The natural result of the effort to supply what the church feels to be lacking to her effectiveness in religious work, is the adoption of worldly methods and the seizure of worldly power. The worldly method subordinates man to his fellowman, and the worldly power, which is the power of the State, is employed to make this subordination effective. Out of this system arose the papacy in earlier times, and out of it nothing less than the living likeness of the papacy can come to-day.

We live in a time of multiplying organizations; and nowhere is this phenomenon more marked than in the field of religion. It would be needless to enumerate the many religious societies which have sprung not only into existence but into prominence within the last decade. They are societies which unite the members of antagonistic sects, and seem to present to the church the long-sought basis of Christian union.

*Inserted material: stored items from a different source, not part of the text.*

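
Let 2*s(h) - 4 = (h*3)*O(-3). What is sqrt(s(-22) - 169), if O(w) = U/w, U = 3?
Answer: I*sqrt(134) ≈ 11.576*I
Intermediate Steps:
O(w) = 3/w
s(h) = 2 - 3*h/2 (s(h) = 2 + ((h*3)*(3/(-3)))/2 = 2 + ((3*h)*(3*(-1/3)))/2 = 2 + ((3*h)*(-1))/2 = 2 + (-3*h)/2 = 2 - 3*h/2)
sqrt(s(-22) - 169) = sqrt((2 - 3/2*(-22)) - 169) = sqrt((2 + 33) - 169) = sqrt(35 - 169) = sqrt(-134) = I*sqrt(134)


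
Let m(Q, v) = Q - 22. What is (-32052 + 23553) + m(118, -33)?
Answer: -8403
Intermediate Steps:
m(Q, v) = -22 + Q
(-32052 + 23553) + m(118, -33) = (-32052 + 23553) + (-22 + 118) = -8499 + 96 = -8403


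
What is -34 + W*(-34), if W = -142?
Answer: 4794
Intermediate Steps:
-34 + W*(-34) = -34 - 142*(-34) = -34 + 4828 = 4794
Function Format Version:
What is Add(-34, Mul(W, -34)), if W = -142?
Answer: 4794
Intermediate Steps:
Add(-34, Mul(W, -34)) = Add(-34, Mul(-142, -34)) = Add(-34, 4828) = 4794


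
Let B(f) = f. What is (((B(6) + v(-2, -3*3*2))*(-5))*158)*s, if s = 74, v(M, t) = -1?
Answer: -292300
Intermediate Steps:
(((B(6) + v(-2, -3*3*2))*(-5))*158)*s = (((6 - 1)*(-5))*158)*74 = ((5*(-5))*158)*74 = -25*158*74 = -3950*74 = -292300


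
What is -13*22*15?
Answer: -4290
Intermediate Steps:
-13*22*15 = -286*15 = -4290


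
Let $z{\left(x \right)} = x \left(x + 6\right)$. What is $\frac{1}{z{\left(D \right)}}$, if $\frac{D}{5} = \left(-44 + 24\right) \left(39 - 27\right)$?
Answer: $\frac{1}{1432800} \approx 6.9793 \cdot 10^{-7}$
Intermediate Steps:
$D = -1200$ ($D = 5 \left(-44 + 24\right) \left(39 - 27\right) = 5 \left(\left(-20\right) 12\right) = 5 \left(-240\right) = -1200$)
$z{\left(x \right)} = x \left(6 + x\right)$
$\frac{1}{z{\left(D \right)}} = \frac{1}{\left(-1200\right) \left(6 - 1200\right)} = \frac{1}{\left(-1200\right) \left(-1194\right)} = \frac{1}{1432800}$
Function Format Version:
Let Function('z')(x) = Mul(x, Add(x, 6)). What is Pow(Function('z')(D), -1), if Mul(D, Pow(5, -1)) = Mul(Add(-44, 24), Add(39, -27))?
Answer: Rational(1, 1432800) ≈ 6.9793e-7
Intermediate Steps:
D = -1200 (D = Mul(5, Mul(Add(-44, 24), Add(39, -27))) = Mul(5, Mul(-20, 12)) = Mul(5, -240) = -1200)
Function('z')(x) = Mul(x, Add(6, x))
Pow(Function('z')(D), -1) = Pow(Mul(-1200, Add(6, -1200)), -1) = Pow(Mul(-1200, -1194), -1) = Pow(1432800, -1) = Rational(1, 1432800)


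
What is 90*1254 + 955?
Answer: 113815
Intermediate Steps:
90*1254 + 955 = 112860 + 955 = 113815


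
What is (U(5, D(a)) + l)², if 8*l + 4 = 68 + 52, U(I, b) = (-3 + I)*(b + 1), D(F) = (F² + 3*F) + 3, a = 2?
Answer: 7225/4 ≈ 1806.3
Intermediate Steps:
D(F) = 3 + F² + 3*F
U(I, b) = (1 + b)*(-3 + I) (U(I, b) = (-3 + I)*(1 + b) = (1 + b)*(-3 + I))
l = 29/2 (l = -½ + (68 + 52)/8 = -½ + (⅛)*120 = -½ + 15 = 29/2 ≈ 14.500)
(U(5, D(a)) + l)² = ((-3 + 5 - 3*(3 + 2² + 3*2) + 5*(3 + 2² + 3*2)) + 29/2)² = ((-3 + 5 - 3*(3 + 4 + 6) + 5*(3 + 4 + 6)) + 29/2)² = ((-3 + 5 - 3*13 + 5*13) + 29/2)² = ((-3 + 5 - 39 + 65) + 29/2)² = (28 + 29/2)² = (85/2)² = 7225/4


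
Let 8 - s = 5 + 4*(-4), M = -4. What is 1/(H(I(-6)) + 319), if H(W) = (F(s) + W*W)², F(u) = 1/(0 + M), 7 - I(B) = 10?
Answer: 16/6329 ≈ 0.0025280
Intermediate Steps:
s = 19 (s = 8 - (5 + 4*(-4)) = 8 - (5 - 16) = 8 - 1*(-11) = 8 + 11 = 19)
I(B) = -3 (I(B) = 7 - 1*10 = 7 - 10 = -3)
F(u) = -¼ (F(u) = 1/(0 - 4) = 1/(-4) = -¼)
H(W) = (-¼ + W²)² (H(W) = (-¼ + W*W)² = (-¼ + W²)²)
1/(H(I(-6)) + 319) = 1/((-1 + 4*(-3)²)²/16 + 319) = 1/((-1 + 4*9)²/16 + 319) = 1/((-1 + 36)²/16 + 319) = 1/((1/16)*35² + 319) = 1/((1/16)*1225 + 319) = 1/(1225/16 + 319) = 1/(6329/16) = 16/6329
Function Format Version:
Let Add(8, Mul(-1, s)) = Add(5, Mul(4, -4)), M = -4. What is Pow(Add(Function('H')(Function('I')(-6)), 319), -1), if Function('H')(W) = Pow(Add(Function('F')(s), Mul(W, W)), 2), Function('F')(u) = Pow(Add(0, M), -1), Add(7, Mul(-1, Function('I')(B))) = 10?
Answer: Rational(16, 6329) ≈ 0.0025280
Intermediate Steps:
s = 19 (s = Add(8, Mul(-1, Add(5, Mul(4, -4)))) = Add(8, Mul(-1, Add(5, -16))) = Add(8, Mul(-1, -11)) = Add(8, 11) = 19)
Function('I')(B) = -3 (Function('I')(B) = Add(7, Mul(-1, 10)) = Add(7, -10) = -3)
Function('F')(u) = Rational(-1, 4) (Function('F')(u) = Pow(Add(0, -4), -1) = Pow(-4, -1) = Rational(-1, 4))
Function('H')(W) = Pow(Add(Rational(-1, 4), Pow(W, 2)), 2) (Function('H')(W) = Pow(Add(Rational(-1, 4), Mul(W, W)), 2) = Pow(Add(Rational(-1, 4), Pow(W, 2)), 2))
Pow(Add(Function('H')(Function('I')(-6)), 319), -1) = Pow(Add(Mul(Rational(1, 16), Pow(Add(-1, Mul(4, Pow(-3, 2))), 2)), 319), -1) = Pow(Add(Mul(Rational(1, 16), Pow(Add(-1, Mul(4, 9)), 2)), 319), -1) = Pow(Add(Mul(Rational(1, 16), Pow(Add(-1, 36), 2)), 319), -1) = Pow(Add(Mul(Rational(1, 16), Pow(35, 2)), 319), -1) = Pow(Add(Mul(Rational(1, 16), 1225), 319), -1) = Pow(Add(Rational(1225, 16), 319), -1) = Pow(Rational(6329, 16), -1) = Rational(16, 6329)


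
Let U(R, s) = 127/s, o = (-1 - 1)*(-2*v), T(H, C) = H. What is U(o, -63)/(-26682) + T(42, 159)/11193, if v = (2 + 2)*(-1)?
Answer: 3429623/895954878 ≈ 0.0038279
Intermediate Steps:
v = -4 (v = 4*(-1) = -4)
o = -16 (o = (-1 - 1)*(-2*(-4)) = -2*8 = -16)
U(o, -63)/(-26682) + T(42, 159)/11193 = (127/(-63))/(-26682) + 42/11193 = (127*(-1/63))*(-1/26682) + 42*(1/11193) = -127/63*(-1/26682) + 2/533 = 127/1680966 + 2/533 = 3429623/895954878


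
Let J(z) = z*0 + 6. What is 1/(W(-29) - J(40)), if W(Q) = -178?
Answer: -1/184 ≈ -0.0054348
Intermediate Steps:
J(z) = 6 (J(z) = 0 + 6 = 6)
1/(W(-29) - J(40)) = 1/(-178 - 1*6) = 1/(-178 - 6) = 1/(-184) = -1/184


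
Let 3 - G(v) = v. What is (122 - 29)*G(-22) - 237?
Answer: 2088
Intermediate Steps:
G(v) = 3 - v
(122 - 29)*G(-22) - 237 = (122 - 29)*(3 - 1*(-22)) - 237 = 93*(3 + 22) - 237 = 93*25 - 237 = 2325 - 237 = 2088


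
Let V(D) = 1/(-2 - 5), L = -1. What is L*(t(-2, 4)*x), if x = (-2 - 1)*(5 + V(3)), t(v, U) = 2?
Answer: 204/7 ≈ 29.143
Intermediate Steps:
V(D) = -⅐ (V(D) = 1/(-7) = -⅐)
x = -102/7 (x = (-2 - 1)*(5 - ⅐) = -3*34/7 = -102/7 ≈ -14.571)
L*(t(-2, 4)*x) = -2*(-102)/7 = -1*(-204/7) = 204/7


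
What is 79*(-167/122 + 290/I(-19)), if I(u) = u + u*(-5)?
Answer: 224044/1159 ≈ 193.31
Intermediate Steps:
I(u) = -4*u (I(u) = u - 5*u = -4*u)
79*(-167/122 + 290/I(-19)) = 79*(-167/122 + 290/((-4*(-19)))) = 79*(-167*1/122 + 290/76) = 79*(-167/122 + 290*(1/76)) = 79*(-167/122 + 145/38) = 79*(2836/1159) = 224044/1159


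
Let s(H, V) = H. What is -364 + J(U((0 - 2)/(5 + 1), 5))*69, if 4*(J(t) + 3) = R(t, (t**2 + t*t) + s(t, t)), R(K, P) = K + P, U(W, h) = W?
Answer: -1736/3 ≈ -578.67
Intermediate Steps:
J(t) = -3 + t/2 + t**2/2 (J(t) = -3 + (t + ((t**2 + t*t) + t))/4 = -3 + (t + ((t**2 + t**2) + t))/4 = -3 + (t + (2*t**2 + t))/4 = -3 + (t + (t + 2*t**2))/4 = -3 + (2*t + 2*t**2)/4 = -3 + (t/2 + t**2/2) = -3 + t/2 + t**2/2)
-364 + J(U((0 - 2)/(5 + 1), 5))*69 = -364 + (-3 + ((0 - 2)/(5 + 1))/2 + ((0 - 2)/(5 + 1))**2/2)*69 = -364 + (-3 + (-2/6)/2 + (-2/6)**2/2)*69 = -364 + (-3 + (-2*1/6)/2 + (-2*1/6)**2/2)*69 = -364 + (-3 + (1/2)*(-1/3) + (-1/3)**2/2)*69 = -364 + (-3 - 1/6 + (1/2)*(1/9))*69 = -364 + (-3 - 1/6 + 1/18)*69 = -364 - 28/9*69 = -364 - 644/3 = -1736/3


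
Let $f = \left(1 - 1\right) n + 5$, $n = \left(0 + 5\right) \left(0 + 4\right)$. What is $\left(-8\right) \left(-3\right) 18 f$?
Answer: $2160$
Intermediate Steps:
$n = 20$ ($n = 5 \cdot 4 = 20$)
$f = 5$ ($f = \left(1 - 1\right) 20 + 5 = 0 \cdot 20 + 5 = 0 + 5 = 5$)
$\left(-8\right) \left(-3\right) 18 f = \left(-8\right) \left(-3\right) 18 \cdot 5 = 24 \cdot 18 \cdot 5 = 432 \cdot 5 = 2160$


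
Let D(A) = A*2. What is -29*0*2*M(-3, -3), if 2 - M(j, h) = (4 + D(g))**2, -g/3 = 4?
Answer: 0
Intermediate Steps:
g = -12 (g = -3*4 = -12)
D(A) = 2*A
M(j, h) = -398 (M(j, h) = 2 - (4 + 2*(-12))**2 = 2 - (4 - 24)**2 = 2 - 1*(-20)**2 = 2 - 1*400 = 2 - 400 = -398)
-29*0*2*M(-3, -3) = -29*0*2*(-398) = -0*(-398) = -29*0 = 0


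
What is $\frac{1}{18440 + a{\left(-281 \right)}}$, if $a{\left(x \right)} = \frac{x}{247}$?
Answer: $\frac{247}{4554399} \approx 5.4233 \cdot 10^{-5}$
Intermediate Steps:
$a{\left(x \right)} = \frac{x}{247}$ ($a{\left(x \right)} = x \frac{1}{247} = \frac{x}{247}$)
$\frac{1}{18440 + a{\left(-281 \right)}} = \frac{1}{18440 + \frac{1}{247} \left(-281\right)} = \frac{1}{18440 - \frac{281}{247}} = \frac{1}{\frac{4554399}{247}} = \frac{247}{4554399}$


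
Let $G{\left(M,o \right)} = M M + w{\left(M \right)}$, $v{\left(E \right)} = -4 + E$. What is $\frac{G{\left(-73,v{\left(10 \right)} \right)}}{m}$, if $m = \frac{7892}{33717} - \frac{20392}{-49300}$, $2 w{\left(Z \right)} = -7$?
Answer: $\frac{4426151128275}{538316332} \approx 8222.2$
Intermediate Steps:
$w{\left(Z \right)} = - \frac{7}{2}$ ($w{\left(Z \right)} = \frac{1}{2} \left(-7\right) = - \frac{7}{2}$)
$m = \frac{269158166}{415562025}$ ($m = 7892 \cdot \frac{1}{33717} - - \frac{5098}{12325} = \frac{7892}{33717} + \frac{5098}{12325} = \frac{269158166}{415562025} \approx 0.6477$)
$G{\left(M,o \right)} = - \frac{7}{2} + M^{2}$ ($G{\left(M,o \right)} = M M - \frac{7}{2} = M^{2} - \frac{7}{2} = - \frac{7}{2} + M^{2}$)
$\frac{G{\left(-73,v{\left(10 \right)} \right)}}{m} = \frac{- \frac{7}{2} + \left(-73\right)^{2}}{\frac{269158166}{415562025}} = \left(- \frac{7}{2} + 5329\right) \frac{415562025}{269158166} = \frac{10651}{2} \cdot \frac{415562025}{269158166} = \frac{4426151128275}{538316332}$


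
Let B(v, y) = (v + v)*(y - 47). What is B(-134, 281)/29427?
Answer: -20904/9809 ≈ -2.1311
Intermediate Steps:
B(v, y) = 2*v*(-47 + y) (B(v, y) = (2*v)*(-47 + y) = 2*v*(-47 + y))
B(-134, 281)/29427 = (2*(-134)*(-47 + 281))/29427 = (2*(-134)*234)*(1/29427) = -62712*1/29427 = -20904/9809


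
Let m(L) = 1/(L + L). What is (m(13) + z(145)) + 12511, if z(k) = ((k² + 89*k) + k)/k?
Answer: 331397/26 ≈ 12746.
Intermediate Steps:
m(L) = 1/(2*L)
z(k) = (k² + 90*k)/k
(m(13) + z(145)) + 12511 = ((½)/13 + (90 + 145)) + 12511 = ((½)*(1/13) + 235) + 12511 = (1/26 + 235) + 12511 = 6111/26 + 12511 = 331397/26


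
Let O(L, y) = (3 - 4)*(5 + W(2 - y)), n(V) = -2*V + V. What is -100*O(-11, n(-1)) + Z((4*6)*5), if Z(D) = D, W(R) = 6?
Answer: 1220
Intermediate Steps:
n(V) = -V
O(L, y) = -11 (O(L, y) = (3 - 4)*(5 + 6) = -1*11 = -11)
-100*O(-11, n(-1)) + Z((4*6)*5) = -100*(-11) + (4*6)*5 = 1100 + 24*5 = 1100 + 120 = 1220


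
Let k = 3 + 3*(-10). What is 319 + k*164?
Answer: -4109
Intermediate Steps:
k = -27 (k = 3 - 30 = -27)
319 + k*164 = 319 - 27*164 = 319 - 4428 = -4109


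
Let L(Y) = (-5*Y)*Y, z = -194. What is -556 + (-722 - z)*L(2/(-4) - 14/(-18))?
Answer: -9512/27 ≈ -352.30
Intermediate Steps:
L(Y) = -5*Y**2
-556 + (-722 - z)*L(2/(-4) - 14/(-18)) = -556 + (-722 - 1*(-194))*(-5*(2/(-4) - 14/(-18))**2) = -556 + (-722 + 194)*(-5*(2*(-1/4) - 14*(-1/18))**2) = -556 - (-2640)*(-1/2 + 7/9)**2 = -556 - (-2640)*(5/18)**2 = -556 - (-2640)*25/324 = -556 - 528*(-125/324) = -556 + 5500/27 = -9512/27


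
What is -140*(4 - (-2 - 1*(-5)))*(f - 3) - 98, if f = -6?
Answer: 1162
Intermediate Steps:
-140*(4 - (-2 - 1*(-5)))*(f - 3) - 98 = -140*(4 - (-2 - 1*(-5)))*(-6 - 3) - 98 = -140*(4 - (-2 + 5))*(-9) - 98 = -140*(4 - 1*3)*(-9) - 98 = -140*(4 - 3)*(-9) - 98 = -140*(-9) - 98 = 1260 - 98 = 1162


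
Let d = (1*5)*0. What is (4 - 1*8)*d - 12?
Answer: -12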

These societies have found in the movement for “Christian Citizenship” a common basis for action. In this movement therefore lies the greatest danger now, to the nation. Through this they are determined to seize the temporal power. Thus another mighty papal power is rising in this professedly Christian land.

In view of this remarkable movement, as of every marked development in the religious world, it is well to inquire, What saith the Scripture? The answer is to be found in the language of Isaiah 8:12, 13: “Say ye not, A confederacy, to all them to whom this people shall say, A confederacy; neither fear ye their fear, nor be afraid. Sanctify the Lord of hosts himself; and let him be your fear, and let him be your dread.” The Lord will not conduct his work through confederacies. He will oppose these agencies, and work now as he ever has worked with that people, be they many or few, who are bound to him and to one another in the unity which he himself has instituted for his followers—the unity of the Spirit.